In vitro proliferation and apoptosis

As expected from the literature,8 we did not observe any statistically significant difference in cell proliferation (Ki67+ cells) for Del-1 HUVEC versus eGFP HUVEC, both initially after seeding the cells onto the collagen modules (day 0), as well as after culturing the EC-coated modules for 7 days in vitro (day 7). We observed a higher number of proliferating cells at day 0 (about 20–25 per field) compared with day 7 (<5 per field) for both Del-1 HUVEC and eGFP HUVEC.

We also did not observe any statistically significant difference in the number of apoptotic cells between Del-1 HUVEC and eGFP HUVEC, when HUVEC were cultured under serum-free conditions on collagen modules, although there were slightly more (1.2×) apoptotic cells for the Del-1 samples (about 40 caspase 3-positive cells per field in the absence of serum, relative to about 20 with serum for Del-1).

In vivo vascularization and remodeling

Representative images of the visual appearance of the tissues at explant are shown in Figure 5, with some blood vessels visible (red color) inside the implant area. Figure 6 shows various histological stains of the implants at day 7, 14, and 21. The GFP+ cells are the implanted HUVEC (either Del-1 HUVEC or eGFP HUVEC). Both Del-1 HUVEC and eGFP HUVEC can be seen in the area surrounding the modules, forming EC-lined tubular structures (donor-derived blood vessels) as early as day 7 and persisting for at least 21 days.

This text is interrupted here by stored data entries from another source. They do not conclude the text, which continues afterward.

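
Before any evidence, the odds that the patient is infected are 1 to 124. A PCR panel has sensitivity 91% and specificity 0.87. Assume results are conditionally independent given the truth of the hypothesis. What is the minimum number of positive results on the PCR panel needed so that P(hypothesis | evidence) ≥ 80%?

Prior odds = 1/124.
False-positive rate = 1 − 0.87 = 0.13; likelihood ratio of a positive = 0.91/0.13 = 7.
Target posterior odds = 0.8/0.2 = 4.
Need (1/124) × 7ⁿ ≥ 4, i.e. 7ⁿ ≥ 496.
7³ = 343 falls short of 496 but 7⁴ = 2401 reaches it, so n = 4.

4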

The CD31 images identify all blood vessels, both donor derived and host derived. By visually comparing the serially cut GFP images to the CD31 images, we found that while the majority of blood vessels at the implant site were donor derived (both CD31+ and GFP+), there were also a few host-derived blood vessels (CD31+, but GFP). The host-derived blood vessels were found in most cases in the area close to the edge of the implant, at the border with the host tissue.

FIG. 5.

FIG. 5.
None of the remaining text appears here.